A doctor was on a beach in the area at the time and tried to save the man but he was pronounced dead at the scene.

"He was only 15 or 20m from the beach," Inspector Bobbie Cullen told reporters.

"Obviously, the witnesses are extremely distressed and we will be taking formal statements off them and (what happened) will become a lot clearer," she added.

Police said his wife was watching from the beach when the attack occurred.

A large shark believed to be a great white was spotted near the area soon after the attack.

Beaches in the area were closed while authorities tracked the animal and tried to force it out to sea using helicopters and jet skis.

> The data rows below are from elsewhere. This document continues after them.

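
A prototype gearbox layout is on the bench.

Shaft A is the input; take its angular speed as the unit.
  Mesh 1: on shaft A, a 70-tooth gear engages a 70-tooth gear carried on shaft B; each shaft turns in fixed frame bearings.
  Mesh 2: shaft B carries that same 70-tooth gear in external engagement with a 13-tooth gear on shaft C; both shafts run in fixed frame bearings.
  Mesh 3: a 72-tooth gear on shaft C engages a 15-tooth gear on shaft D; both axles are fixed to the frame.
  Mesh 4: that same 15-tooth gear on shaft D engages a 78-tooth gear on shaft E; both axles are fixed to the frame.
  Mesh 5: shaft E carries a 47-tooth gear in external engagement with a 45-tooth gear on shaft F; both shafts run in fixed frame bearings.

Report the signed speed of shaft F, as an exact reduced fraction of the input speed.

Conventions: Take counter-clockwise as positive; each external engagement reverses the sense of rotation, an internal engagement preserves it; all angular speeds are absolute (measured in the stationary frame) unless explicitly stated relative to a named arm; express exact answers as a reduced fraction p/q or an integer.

5-mesh fixed-axis compound train (all bearings frame-fixed)
mesh 1 [70T→70T]: |ω|/ω_in = 1×70/70 = 1, sense flips to −
mesh 2 [70T→13T]: |ω|/ω_in = 1×70/13 = 70/13, sense flips to +
mesh 3 [72T→15T]: |ω|/ω_in = (70/13)×72/15 = 336/13, sense flips to −
mesh 4 [15T→78T]: |ω|/ω_in = (336/13)×15/78 = 840/169, sense flips to +
mesh 5 [47T→45T]: |ω|/ω_in = (840/169)×47/45 = 2632/507, sense flips to −
signed output speed (× input speed) = -2632/507

-2632/507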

Mr Mark Hickey, 52, was one of the first on the scene and told News Limited newspapers that he saw a "6 or 7 foot" shark.

"I saw what looked like seaweed but it was blood in the water," he said.

"The shark came back to him and had another go. I didn't know it was a person - but when I realised I ran out and waded to the bank and grabbed him and did CPR but it was too late."

Experts say attacks by sharks, which are common in Australian waters, are increasing as water sports become more popular.

Before Tuesday's incident, the last fatal shark was in April at Tathra Beach about 350km south of Sydney.

Only the swimming cap and goggles of the woman who was taken were recovered.